Comment by spockz
15 hours ago
I’m not sure why, but just like with scp, I’ve achieved significant speeds ups by tarring the directory first (optionally compressing it), transferring and then decompressing. Maybe because it makes the tar and submit, and the receive, untar/uncompress, happen on different threads?
One of my "goto" tools is copying files over a "tar pipe". This avoids the temporary tar file. Something like:
I've never verified this, but it feels like scp starts a new TCP connection per file. If that's the case, then scp-ing a tarred directory would be faster because you only hit the slow start once. https://www.rfc-editor.org/rfc/rfc5681#section-3.1
Also handy to note that tar can handle sparse files, whereas scp doesn't.

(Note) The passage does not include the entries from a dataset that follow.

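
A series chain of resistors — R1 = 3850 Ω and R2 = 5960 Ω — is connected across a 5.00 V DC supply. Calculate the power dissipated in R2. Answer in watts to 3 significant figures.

0.00155 W

Series elements share the same current, so find I first, then use P = I²R.
R_total = 3850 + 5960 = 9810 Ω
I = V / R_total = 5.00 / 9810 = 0.0005097 A
P_R2 = I² × R2 = (0.0005097)² × 5960 = 0.001548 W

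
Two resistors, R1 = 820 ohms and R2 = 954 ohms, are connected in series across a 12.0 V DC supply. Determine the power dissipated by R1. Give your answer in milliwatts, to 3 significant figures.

Every series element carries the same I. Get I from the total resistance, then P = I² × R1.
R_total = 820 + 954 = 1774 Ω
I = V / R_total = 12.0 / 1774 = 0.006764 A
P_R1 = I² × R1 = (0.006764)² × 820 = 0.03752 W

37.5 mW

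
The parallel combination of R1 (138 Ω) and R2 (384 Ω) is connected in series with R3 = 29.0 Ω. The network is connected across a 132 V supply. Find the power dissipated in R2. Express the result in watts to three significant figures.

Reduce the parallel combination to a single R_p; the circuit then becomes R_p in series with the remaining resistor.
R_p = (138×384)/(138+384) = 101.5 Ω
R_total = R_p + 29.0 = 101.5 + 29.0 = 130.5 Ω
I = V / R_total = 132 / 130.5 = 1.011 A
Voltage across the parallel pair: V_p = I × R_p = 1.011 × 101.5 = 102.7 V
Use P = V²/R for R2 with V = V_p.
P_R2 = (102.7)² / 384 = 27.45 W

27.5 W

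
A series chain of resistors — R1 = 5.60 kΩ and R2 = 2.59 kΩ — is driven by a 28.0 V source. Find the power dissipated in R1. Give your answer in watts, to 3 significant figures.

Every series element carries the same I. Get I from the total resistance, then P = I² × R1.
R_total = (5.60 + 2.59) kΩ = 8190 Ω
I = V / R_total = 28.0 / 8190 = 0.003419 A
P_R1 = I² × R1 = (0.003419)² × 5600 = 0.06545 W

0.0655 W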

It's typically a disk-latency thing, as just stat-ing the many files in a directory can have significant latency implications (especially on spinning HDDs) vs opening a single file (the tar) and read-()ing that one file in memory before writing to the network.
If copying a folder with many files is slower than tarring that folder and the moving the tar (but not counting the untar) then disk latency is your bottleneck.
Not useful very often, but fast and kind of cool: You can also just netcat the whole block device if you wanted a full filesystem copy anyway. Optionally zero all empty space before using a tool like zerofree and use on-the-fly compression / decompression with lz4 or lzo. Of course, none of the block devices should be mounted, though you could probably get away with a source that's mounted read-only.
dd is not a magic tool that can deal with block devices while others can't. You can just cp myLinuxInstallDisk.iso to /dev/myUsbDrive, too.
Okay. In this case the whole operation is faster end to end. That includes the time it takes to tar and untar. Maybe those programs do something more efficient in disk access than scp and rsync?